The latest Football Leaks book from Der Spiegel journalists Rafael Buschmann and Michael Wulzinger and released to a European media consortium claims that the European federation paid €380m, destined for the Ukrainian federation, to an offshore company controlled in secret by the oligarch Igor Surkis, president of Dynamo Kiev and brother of Grigori Surkis, who was president of the FFU and vice-president of UEFA.

This same company was simultaneously being used to pay under-the-table expenses incurred by Dynamo, including the wages of some of the club’s players.

The discovery was made in December 2016 made by staff working for Andrea Traverso, head of the department which operates UEFA’s financial fair play regulations during a review of Dynamo’s accounts.

A summary of their work by the Mediapart website reports that the inspectors discovered a shell company named Newport Management which was registered in the British Virgin Islands tax haven. Newport was being used to secretly pay some of Dynamo’s salaries, transfer fees and agents’ commissions.

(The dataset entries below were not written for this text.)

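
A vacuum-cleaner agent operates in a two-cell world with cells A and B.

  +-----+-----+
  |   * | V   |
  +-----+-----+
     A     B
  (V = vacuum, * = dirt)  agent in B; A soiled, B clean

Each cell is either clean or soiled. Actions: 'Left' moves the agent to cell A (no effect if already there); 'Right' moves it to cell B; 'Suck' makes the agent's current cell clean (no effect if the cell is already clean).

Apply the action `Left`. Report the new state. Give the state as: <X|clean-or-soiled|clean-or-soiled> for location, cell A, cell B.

<A|soiled|clean>

start: <B|soiled|clean>
step 1/1 (Left): <A|soiled|clean>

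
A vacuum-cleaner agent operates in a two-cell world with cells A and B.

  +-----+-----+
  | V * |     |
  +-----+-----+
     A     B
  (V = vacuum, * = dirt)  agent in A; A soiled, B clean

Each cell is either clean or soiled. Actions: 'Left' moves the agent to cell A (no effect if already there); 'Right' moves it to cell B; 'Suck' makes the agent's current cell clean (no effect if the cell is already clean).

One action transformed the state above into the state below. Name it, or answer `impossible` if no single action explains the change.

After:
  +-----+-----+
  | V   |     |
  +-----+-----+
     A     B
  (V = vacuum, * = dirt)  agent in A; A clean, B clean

Suck

try  Left: <A|soiled|clean>
try Right: <B|soiled|clean>
try  Suck: <A|clean|clean>  ← match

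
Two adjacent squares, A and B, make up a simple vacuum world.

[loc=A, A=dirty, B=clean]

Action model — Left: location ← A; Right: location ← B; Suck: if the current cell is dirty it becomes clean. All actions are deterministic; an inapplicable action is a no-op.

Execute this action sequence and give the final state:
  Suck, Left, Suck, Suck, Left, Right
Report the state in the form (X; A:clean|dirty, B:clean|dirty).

(B; A:clean, B:clean)

1) do Suck; now (A; A:clean, B:clean)
2) do Left; now (A; A:clean, B:clean)
3) do Suck; now (A; A:clean, B:clean)
4) do Suck; now (A; A:clean, B:clean)
5) do Left; now (A; A:clean, B:clean)
6) do Right; now (B; A:clean, B:clean)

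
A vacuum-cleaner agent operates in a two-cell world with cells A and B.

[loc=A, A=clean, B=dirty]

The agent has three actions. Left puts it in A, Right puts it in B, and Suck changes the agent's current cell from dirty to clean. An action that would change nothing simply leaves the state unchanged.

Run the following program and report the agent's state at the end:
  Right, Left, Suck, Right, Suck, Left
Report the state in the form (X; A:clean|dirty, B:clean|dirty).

1. Right → (B; A:clean, B:dirty)
2. Left → (A; A:clean, B:dirty)
3. Suck → (A; A:clean, B:dirty)
4. Right → (B; A:clean, B:dirty)
5. Suck → (B; A:clean, B:clean)
6. Left → (A; A:clean, B:clean)

(A; A:clean, B:clean)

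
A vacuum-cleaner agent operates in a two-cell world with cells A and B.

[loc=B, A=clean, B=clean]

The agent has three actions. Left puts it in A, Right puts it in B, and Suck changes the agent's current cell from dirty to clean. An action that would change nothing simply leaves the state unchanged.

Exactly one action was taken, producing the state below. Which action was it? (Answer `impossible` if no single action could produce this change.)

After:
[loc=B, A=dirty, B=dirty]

impossible

try  Left: loc=A A=clean B=clean
try Right: loc=B A=clean B=clean
try  Suck: loc=B A=clean B=clean
no single action produces the after-state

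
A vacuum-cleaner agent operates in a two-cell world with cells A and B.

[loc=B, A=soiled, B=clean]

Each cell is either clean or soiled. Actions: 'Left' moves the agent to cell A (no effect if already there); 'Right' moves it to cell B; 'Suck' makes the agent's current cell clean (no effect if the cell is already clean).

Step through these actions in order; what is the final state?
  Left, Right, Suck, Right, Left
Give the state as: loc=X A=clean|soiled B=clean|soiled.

loc=A A=soiled B=clean

Left (#1): loc=A A=soiled B=clean
Right (#2): loc=B A=soiled B=clean
Suck (#3): loc=B A=soiled B=clean
Right (#4): loc=B A=soiled B=clean
Left (#5): loc=A A=soiled B=clean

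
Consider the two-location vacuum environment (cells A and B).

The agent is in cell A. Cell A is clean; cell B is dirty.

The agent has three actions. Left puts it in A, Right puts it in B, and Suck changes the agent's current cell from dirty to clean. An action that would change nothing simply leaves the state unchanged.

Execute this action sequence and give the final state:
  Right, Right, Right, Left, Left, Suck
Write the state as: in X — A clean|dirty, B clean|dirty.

in A — A clean, B dirty

1. Right → in B — A clean, B dirty
2. Right → in B — A clean, B dirty
3. Right → in B — A clean, B dirty
4. Left → in A — A clean, B dirty
5. Left → in A — A clean, B dirty
6. Suck → in A — A clean, B dirty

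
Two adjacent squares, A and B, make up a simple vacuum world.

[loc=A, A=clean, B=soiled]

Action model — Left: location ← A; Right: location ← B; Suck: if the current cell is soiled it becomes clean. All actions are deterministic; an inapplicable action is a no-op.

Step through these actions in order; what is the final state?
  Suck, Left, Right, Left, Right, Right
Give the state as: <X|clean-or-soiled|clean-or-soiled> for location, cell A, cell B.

<B|clean|soiled>

1) do Suck; now <A|clean|soiled>
2) do Left; now <A|clean|soiled>
3) do Right; now <B|clean|soiled>
4) do Left; now <A|clean|soiled>
5) do Right; now <B|clean|soiled>
6) do Right; now <B|clean|soiled>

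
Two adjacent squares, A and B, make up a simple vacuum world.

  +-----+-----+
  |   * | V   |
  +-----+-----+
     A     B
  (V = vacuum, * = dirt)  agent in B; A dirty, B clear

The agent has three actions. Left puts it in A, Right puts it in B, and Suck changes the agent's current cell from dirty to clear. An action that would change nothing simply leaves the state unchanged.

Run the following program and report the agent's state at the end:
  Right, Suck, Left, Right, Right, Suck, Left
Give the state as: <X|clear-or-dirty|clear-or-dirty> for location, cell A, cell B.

Right (#1): <B|dirty|clear>
Suck (#2): <B|dirty|clear>
Left (#3): <A|dirty|clear>
Right (#4): <B|dirty|clear>
Right (#5): <B|dirty|clear>
Suck (#6): <B|dirty|clear>
Left (#7): <A|dirty|clear>

<A|dirty|clear>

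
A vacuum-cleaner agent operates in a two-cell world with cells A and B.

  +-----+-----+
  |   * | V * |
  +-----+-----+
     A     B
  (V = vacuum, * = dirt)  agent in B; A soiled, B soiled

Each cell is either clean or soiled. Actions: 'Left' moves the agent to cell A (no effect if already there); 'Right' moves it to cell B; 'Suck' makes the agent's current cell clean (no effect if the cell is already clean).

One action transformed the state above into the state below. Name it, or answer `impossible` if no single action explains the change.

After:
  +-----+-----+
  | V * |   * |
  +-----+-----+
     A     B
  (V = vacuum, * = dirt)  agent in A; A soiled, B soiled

try  Left: in A — A soiled, B soiled  ← match
try Right: in B — A soiled, B soiled
try  Suck: in B — A soiled, B clean

Left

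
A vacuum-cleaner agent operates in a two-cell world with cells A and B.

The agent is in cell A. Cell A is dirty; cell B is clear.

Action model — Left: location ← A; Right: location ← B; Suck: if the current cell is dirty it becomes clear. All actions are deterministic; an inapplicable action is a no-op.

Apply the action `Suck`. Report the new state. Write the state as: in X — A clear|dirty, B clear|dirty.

in A — A clear, B clear

start: in A — A dirty, B clear
Suck (#1): in A — A clear, B clear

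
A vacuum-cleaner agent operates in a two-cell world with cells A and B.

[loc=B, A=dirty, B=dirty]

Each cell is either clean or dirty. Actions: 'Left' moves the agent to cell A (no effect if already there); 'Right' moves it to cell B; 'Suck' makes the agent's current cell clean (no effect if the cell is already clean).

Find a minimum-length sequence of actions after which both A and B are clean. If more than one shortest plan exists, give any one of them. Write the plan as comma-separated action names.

1) do Suck; now <B|dirty|clean>
2) do Left; now <A|dirty|clean>
3) do Suck; now <A|clean|clean>
min 3: Suck B + move + Suck A

Suck, Left, Suck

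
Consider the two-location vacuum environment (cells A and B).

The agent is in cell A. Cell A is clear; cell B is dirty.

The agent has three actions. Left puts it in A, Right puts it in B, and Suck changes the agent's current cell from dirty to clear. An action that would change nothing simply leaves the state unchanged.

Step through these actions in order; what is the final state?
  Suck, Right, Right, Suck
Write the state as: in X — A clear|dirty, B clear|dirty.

in B — A clear, B clear

1) do Suck; now in A — A clear, B dirty
2) do Right; now in B — A clear, B dirty
3) do Right; now in B — A clear, B dirty
4) do Suck; now in B — A clear, B clear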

Yet  “for more than 15 years,” UEFA has been paying to Newport properly due to the Ukrainian federation. Newport is believed to have been run by Igor Surkis, owner of Dynamo since 2002 when he succeeded brother Grigori on the latter’s pursuit of influential roles on UEFA and FIFA committees.

Brothers’ business

Grigori was president of the UFF from 2000 to 2012, member became a member of the UEFA executive committee in 2004 and rose to one of its vice-presidencies in 2013, under Platini. He was considered to have been a supporter of Platini’s election ousting of Lennart Johansson in 2007 and also a key figure in the award of the Euro 2012 finals to Ukraine and Poland.

In December 2016 UEFA’s new president, Aleksander Ceferin, ordered an investigation into the affair. This was apparently wound up in May 2017 without any disciplinary or ethics charges being raised.

The link between Newport and Dynamo had already come to the notice of world federation FIFA which had fined the club 50,000 Swiss francs in 201 for breaching regulations concerning third party interests.

Platini has told Mediapart that he had never been informed about such payments to Newport which later ceased. His general secretary was Gianni Infantino, now the president of FIFA.